Dinnerstein died at his home in Tucson, Arizona on Jan. 22 of natural causes, the New York Times reported Thursday.

Dinnerstein’s doctoral dissertation in the 1960s was on the 1915 lynching of Leo Frank, a Jewish factory manager in Atlanta.

He concluded in his scholarly work that antisemitism had become “an irrevocable part of the American heritage.”

Professor Dinnerstein’s thesis was published in 1968 by Columbia University Press, titled simply “The Leo Frank Case.” It has never been out of print.

“The book launched my professional academic career in 1968,” he wrote in the preface to a 2008 revised edition.

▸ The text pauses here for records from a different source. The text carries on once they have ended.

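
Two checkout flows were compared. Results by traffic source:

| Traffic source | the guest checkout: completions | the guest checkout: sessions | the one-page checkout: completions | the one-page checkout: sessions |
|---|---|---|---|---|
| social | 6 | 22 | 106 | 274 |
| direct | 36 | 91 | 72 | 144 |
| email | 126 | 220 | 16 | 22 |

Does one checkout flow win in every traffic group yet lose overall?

Yes

Social: the guest checkout 6/22 = 27.3%, the one-page checkout 106/274 = 38.7% → the one-page checkout
Direct: the guest checkout 36/91 = 39.6%, the one-page checkout 72/144 = 50.0% → the one-page checkout
Email: the guest checkout 126/220 = 57.3%, the one-page checkout 16/22 = 72.7% → the one-page checkout
Overall: the guest checkout 168/333 = 50.5%, the one-page checkout 194/440 = 44.1% → the guest checkout
The one-page checkout wins each traffic group but the guest checkout wins overall — the comparison reverses. The one-page checkout's sessions skew toward social, which has a lower base rate.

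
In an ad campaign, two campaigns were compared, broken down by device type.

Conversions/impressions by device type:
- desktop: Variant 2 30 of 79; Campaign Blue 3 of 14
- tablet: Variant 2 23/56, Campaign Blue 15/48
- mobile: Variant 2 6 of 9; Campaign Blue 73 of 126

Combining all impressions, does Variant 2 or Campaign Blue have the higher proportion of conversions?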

One of his most authoritative works was “Anti-Semitism in America,” the Times noted. In that book from 1994, he argued that age-old European prejudice against Jews was instilled in the New World by the earliest settlers, reinforced by successive waves of Protestant and Roman Catholic immigrants and ingrained as “an irrevocable part of the American heritage.”

The book has been regarded as the definitive examination of American antisemitism and was cited in 2017 by the House Judiciary Committee in a hearing on antisemitism on college campuses, the Times also noted.